[FRIAM] abduction/induction confusion

Nick Thompson nickthompson at earthlink.net
Mon Mar 26 18:38:10 EDT 2018


Hi Glen, 

Thanks for your alert response.  All good questions.  Briefly, I was rereading his paper on probable inference and realized that the procedure he offered to justify induction (without reference to any assumption of uniformity in the world) was, it appeared, ABDUCTION.  In my present state of transcontinental relocation, I can't work out the implications of that.   Perhaps you will help me, later.  

Nik

Nicholas S. Thompson
Emeritus Professor of Psychology and Biology
Clark University
http://home.earthlink.net/~nickthompson/naturaldesigns/


-----Original Message-----
From: Friam [mailto:friam-bounces at redfish.com] On Behalf Of u?l? ?
Sent: Monday, March 26, 2018 3:03 PM
To: FriAM <friam at redfish.com>
Subject: [FRIAM] abduction/induction confusion

This isn't intended to be part of the digestion of "What Pragmatism Is". So, I'm using the decades-old, standard, way of citing previous text:

On 03/25/2018 10:22 AM, Nick Thompson wrote:
> By the way, I think I finally realized how Pierce came to confuse abduction and induction in his later years.   In fact, not sure the distinction passes the pragmatic maxim.  Sad day [for me].

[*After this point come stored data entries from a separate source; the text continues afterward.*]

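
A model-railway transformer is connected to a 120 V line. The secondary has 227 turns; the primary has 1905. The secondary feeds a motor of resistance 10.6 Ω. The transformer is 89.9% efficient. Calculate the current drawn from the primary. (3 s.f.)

V_s = 120 × 227/1905 = 14.299 V.
I_s = V_s/R = 14.299/10.6 = 1.3490 A.
P_out = V_s I_s = 14.299 × 1.3490 = 19.289 W.
P_in = P_out/η = 19.289/0.899 = 21.456 W.
I_p = P_in/V_p = 21.456/120 = 0.179 A.

I_p ≈ 0.179 A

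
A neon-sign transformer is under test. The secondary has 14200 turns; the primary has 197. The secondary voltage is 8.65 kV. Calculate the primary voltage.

V_p/V_s = N_p/N_s, so V_p = 8650 × 197/14200 = 120 V.

V_p ≈ 120 V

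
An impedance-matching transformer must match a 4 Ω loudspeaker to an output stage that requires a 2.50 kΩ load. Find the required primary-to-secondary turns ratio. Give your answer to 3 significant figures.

N_p/N_s ≈ 25.0

Z_p/Z_s = (N_p/N_s)², so N_p/N_s = √(2500/4) = √625 = 25.0.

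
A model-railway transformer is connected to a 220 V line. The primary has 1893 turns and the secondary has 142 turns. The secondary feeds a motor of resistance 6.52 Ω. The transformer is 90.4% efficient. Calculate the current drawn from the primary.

I_p ≈ 0.210 A

V_s = 220 × 142/1893 = 16.503 V.
I_s = V_s/R = 16.503/6.52 = 2.5311 A.
P_out = V_s I_s = 16.503 × 2.5311 = 41.771 W.
P_in = P_out/η = 41.771/0.904 = 46.207 W.
I_p = P_in/V_p = 46.207/220 = 0.210 A.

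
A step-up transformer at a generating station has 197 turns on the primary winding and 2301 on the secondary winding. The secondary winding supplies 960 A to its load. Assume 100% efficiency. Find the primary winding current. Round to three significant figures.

For an ideal transformer I_p/I_s = N_s/N_p, so I_p = 960 × 2301/197 = 11200 A.

I_p ≈ 11200 A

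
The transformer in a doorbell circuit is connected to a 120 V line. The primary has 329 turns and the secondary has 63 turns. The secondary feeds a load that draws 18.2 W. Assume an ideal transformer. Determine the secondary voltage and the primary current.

V_s = V_p × N_s/N_p = 120 × 63/329 = 22.979 V.
I_s = P/V_s = 18.2/22.979 = 0.79204 A.
I_p = I_s × N_s/N_p = 0.79204 × 63/329 = 0.152 A.

V_s ≈ 23.0 V, I_p ≈ 0.152 A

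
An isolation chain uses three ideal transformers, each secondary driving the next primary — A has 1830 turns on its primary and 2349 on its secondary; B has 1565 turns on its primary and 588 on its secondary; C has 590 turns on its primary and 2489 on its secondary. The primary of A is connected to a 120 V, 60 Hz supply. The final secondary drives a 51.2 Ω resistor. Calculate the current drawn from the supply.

I_supply ≈ 9.70 A

After A: V = 120.00 × 2349/1830 = 154.03 V.
After B: V = 154.03 × 588/1565 = 57.873 V.
After C: V = 57.873 × 2489/590 = 244.15 V.
I_load = 244.15/51.2 = 4.7685 A, so P_out = 244.15 × 4.7685 = 1164.2 W.
All ideal ⇒ P_in = P_out, so I_supply = 1164.2/120 = 9.70 A.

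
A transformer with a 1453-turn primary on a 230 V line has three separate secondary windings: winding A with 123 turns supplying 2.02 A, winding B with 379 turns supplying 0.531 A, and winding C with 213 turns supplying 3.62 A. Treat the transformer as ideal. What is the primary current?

I_p ≈ 0.840 A

V_A = 230 × 123/1453 = 19.470 V; V_B = 230 × 379/1453 = 59.993 V; V_C = 230 × 213/1453 = 33.716 V.
P_out = V_A I_A + V_B I_B + V_C I_C = 19.470×2.02 + 59.993×0.531 + 33.716×3.62 = 39.330 + 31.856 + 122.05 = 193.24 W.
Ideal ⇒ P_in = P_out, so I_p = P_out/V_p = 193.24/230 = 0.840 A.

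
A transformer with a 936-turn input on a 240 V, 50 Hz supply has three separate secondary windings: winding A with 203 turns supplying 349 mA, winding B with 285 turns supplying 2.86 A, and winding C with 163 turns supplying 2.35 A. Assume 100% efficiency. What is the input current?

I_in ≈ 1.36 A

V_A = 240 × 203/936 = 52.051 V; V_B = 240 × 285/936 = 73.077 V; V_C = 240 × 163/936 = 41.795 V.
P_out = V_A I_A + V_B I_B + V_C I_C = 52.051×0.349 + 73.077×2.86 + 41.795×2.35 = 18.166 + 209.00 + 98.218 = 325.38 W.
Ideal ⇒ P_in = P_out, so I_in = P_out/V_in = 325.38/240 = 1.36 A.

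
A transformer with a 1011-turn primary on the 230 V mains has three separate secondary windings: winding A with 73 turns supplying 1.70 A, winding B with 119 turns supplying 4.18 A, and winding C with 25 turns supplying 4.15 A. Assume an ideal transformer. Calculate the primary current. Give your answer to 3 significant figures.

I_p ≈ 0.717 A

V_A = 230 × 73/1011 = 16.607 V; V_B = 230 × 119/1011 = 27.072 V; V_C = 230 × 25/1011 = 5.6874 V.
P_out = V_A I_A + V_B I_B + V_C I_C = 16.607×1.70 + 27.072×4.18 + 5.6874×4.15 = 28.232 + 113.16 + 23.603 = 165.00 W.
Ideal ⇒ P_in = P_out, so I_p = P_out/V_p = 165.00/230 = 0.717 A.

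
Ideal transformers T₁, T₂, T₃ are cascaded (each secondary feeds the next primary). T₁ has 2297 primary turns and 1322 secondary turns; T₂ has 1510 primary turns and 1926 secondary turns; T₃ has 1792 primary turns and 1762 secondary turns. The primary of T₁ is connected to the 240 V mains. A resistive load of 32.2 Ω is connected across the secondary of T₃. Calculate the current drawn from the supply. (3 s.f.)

I_supply ≈ 3.88 A

Secondary of T₁: V = 240.00 × 1322/2297 = 138.13 V.
Secondary of T₂: V = 138.13 × 1926/1510 = 176.18 V.
Secondary of T₃: V = 176.18 × 1762/1792 = 173.23 V.
I_load = 173.23/32.2 = 5.3799 A, so P_out = 173.23 × 5.3799 = 931.97 W.
All ideal ⇒ P_in = P_out, so I_supply = 931.97/240 = 3.88 A.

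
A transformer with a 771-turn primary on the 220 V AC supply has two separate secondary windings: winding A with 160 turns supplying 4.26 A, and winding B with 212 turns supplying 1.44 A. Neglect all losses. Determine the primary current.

I_p ≈ 1.28 A

V_A = 220 × 160/771 = 45.655 V; V_B = 220 × 212/771 = 60.493 V.
P_out = V_A I_A + V_B I_B = 45.655×4.26 + 60.493×1.44 = 194.49 + 87.110 = 281.60 W.
Ideal ⇒ P_in = P_out, so I_p = P_out/V_p = 281.60/220 = 1.28 A.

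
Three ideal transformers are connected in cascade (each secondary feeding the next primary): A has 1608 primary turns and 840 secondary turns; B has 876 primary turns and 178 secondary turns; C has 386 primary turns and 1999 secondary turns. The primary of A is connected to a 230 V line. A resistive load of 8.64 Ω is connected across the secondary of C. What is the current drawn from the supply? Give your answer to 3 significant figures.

After A: V = 230.00 × 840/1608 = 120.15 V.
After B: V = 120.15 × 178/876 = 24.414 V.
After C: V = 24.414 × 1999/386 = 126.43 V.
I_load = 126.43/8.64 = 14.634 A, so P_out = 126.43 × 14.634 = 1850.2 W.
All ideal ⇒ P_in = P_out, so I_supply = 1850.2/230 = 8.04 A.

I_supply ≈ 8.04 A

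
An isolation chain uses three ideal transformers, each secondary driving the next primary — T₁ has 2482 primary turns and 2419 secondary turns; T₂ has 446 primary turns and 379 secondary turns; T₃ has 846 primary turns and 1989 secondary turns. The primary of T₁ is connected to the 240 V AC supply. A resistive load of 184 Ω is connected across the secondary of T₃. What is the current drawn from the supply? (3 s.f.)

I_supply ≈ 4.95 A

Secondary of T₁: V = 240.00 × 2419/2482 = 233.91 V.
Secondary of T₂: V = 233.91 × 379/446 = 198.77 V.
Secondary of T₃: V = 198.77 × 1989/846 = 467.32 V.
I_load = 467.32/184 = 2.5398 A, so P_out = 467.32 × 2.5398 = 1186.9 W.
All ideal ⇒ P_in = P_out, so I_supply = 1186.9/240 = 4.95 A.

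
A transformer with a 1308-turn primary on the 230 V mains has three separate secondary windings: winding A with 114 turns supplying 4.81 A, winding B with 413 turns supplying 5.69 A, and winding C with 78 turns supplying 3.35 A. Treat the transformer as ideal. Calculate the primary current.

V_A = 230 × 114/1308 = 20.046 V; V_B = 230 × 413/1308 = 72.622 V; V_C = 230 × 78/1308 = 13.716 V.
P_out = V_A I_A + V_B I_B + V_C I_C = 20.046×4.81 + 72.622×5.69 + 13.716×3.35 = 96.421 + 413.22 + 45.947 = 555.59 W.
Ideal ⇒ P_in = P_out, so I_p = P_out/V_p = 555.59/230 = 2.42 A.

I_p ≈ 2.42 A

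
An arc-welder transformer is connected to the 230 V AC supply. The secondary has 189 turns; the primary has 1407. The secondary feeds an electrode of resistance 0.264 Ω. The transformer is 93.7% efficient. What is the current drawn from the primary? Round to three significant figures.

I_p ≈ 16.8 A

V_s = 230 × 189/1407 = 30.896 V.
I_s = V_s/R = 30.896/0.264 = 117.03 A.
P_out = V_s I_s = 30.896 × 117.03 = 3615.7 W.
P_in = P_out/η = 3615.7/0.937 = 3858.8 W.
I_p = P_in/V_p = 3858.8/230 = 16.8 A.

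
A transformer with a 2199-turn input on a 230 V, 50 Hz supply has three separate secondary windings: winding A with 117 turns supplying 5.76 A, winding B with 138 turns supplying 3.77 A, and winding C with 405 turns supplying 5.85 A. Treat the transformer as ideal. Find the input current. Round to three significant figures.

V_A = 230 × 117/2199 = 12.237 V; V_B = 230 × 138/2199 = 14.434 V; V_C = 230 × 405/2199 = 42.360 V.
P_out = V_A I_A + V_B I_B + V_C I_C = 12.237×5.76 + 14.434×3.77 + 42.360×5.85 = 70.487 + 54.416 + 247.81 = 372.71 W.
Ideal ⇒ P_in = P_out, so I_in = P_out/V_in = 372.71/230 = 1.62 A.

I_in ≈ 1.62 A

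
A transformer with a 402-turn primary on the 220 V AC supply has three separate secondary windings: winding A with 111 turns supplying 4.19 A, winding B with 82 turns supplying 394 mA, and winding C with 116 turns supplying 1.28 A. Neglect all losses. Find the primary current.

I_p ≈ 1.61 A

V_A = 220 × 111/402 = 60.746 V; V_B = 220 × 82/402 = 44.876 V; V_C = 220 × 116/402 = 63.483 V.
P_out = V_A I_A + V_B I_B + V_C I_C = 60.746×4.19 + 44.876×0.394 + 63.483×1.28 = 254.53 + 17.681 + 81.258 = 353.47 W.
Ideal ⇒ P_in = P_out, so I_p = P_out/V_p = 353.47/220 = 1.61 A.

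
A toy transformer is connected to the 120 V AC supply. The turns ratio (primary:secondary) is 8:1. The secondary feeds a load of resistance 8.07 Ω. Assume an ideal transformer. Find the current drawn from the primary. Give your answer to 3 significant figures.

V_s = V_p × N_s/N_p = 120 × 1/8 = 15.000 V.
I_s = V_s/R = 15.000/8.07 = 1.8587 A.
For an ideal transformer I_p N_p = I_s N_s, so I_p = 1.8587 × 1/8 = 0.232 A.

I_p ≈ 0.232 A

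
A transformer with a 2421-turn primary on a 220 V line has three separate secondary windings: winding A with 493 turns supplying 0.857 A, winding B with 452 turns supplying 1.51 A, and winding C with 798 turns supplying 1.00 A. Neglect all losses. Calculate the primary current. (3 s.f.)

I_p ≈ 0.786 A

V_A = 220 × 493/2421 = 44.800 V; V_B = 220 × 452/2421 = 41.074 V; V_C = 220 × 798/2421 = 72.515 V.
P_out = V_A I_A + V_B I_B + V_C I_C = 44.800×0.857 + 41.074×1.51 + 72.515×1.00 = 38.393 + 62.022 + 72.515 = 172.93 W.
Ideal ⇒ P_in = P_out, so I_p = P_out/V_p = 172.93/220 = 0.786 A.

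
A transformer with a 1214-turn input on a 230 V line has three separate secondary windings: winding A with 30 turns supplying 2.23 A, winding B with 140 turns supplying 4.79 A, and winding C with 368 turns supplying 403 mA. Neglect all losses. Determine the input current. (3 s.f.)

V_A = 230 × 30/1214 = 5.6837 V; V_B = 230 × 140/1214 = 26.524 V; V_C = 230 × 368/1214 = 69.720 V.
P_out = V_A I_A + V_B I_B + V_C I_C = 5.6837×2.23 + 26.524×4.79 + 69.720×0.403 = 12.675 + 127.05 + 28.097 = 167.82 W.
Ideal ⇒ P_in = P_out, so I_in = P_out/V_in = 167.82/230 = 0.730 A.

I_in ≈ 0.730 A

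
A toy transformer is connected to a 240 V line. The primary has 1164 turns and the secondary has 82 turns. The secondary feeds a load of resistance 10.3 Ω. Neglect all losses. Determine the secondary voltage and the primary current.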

That's intriguing!  Perhaps you'll submit examples of his words where he doesn't confuse them, then where he does confuse them?  And when you say maybe the distinction isn't pragmatic, do you mean to say the early Peirce distinction?  Or do you mean any of it ... the way the terms are now used in studies of inference (by modern authors)?  That last question is important to me both personally and professionally.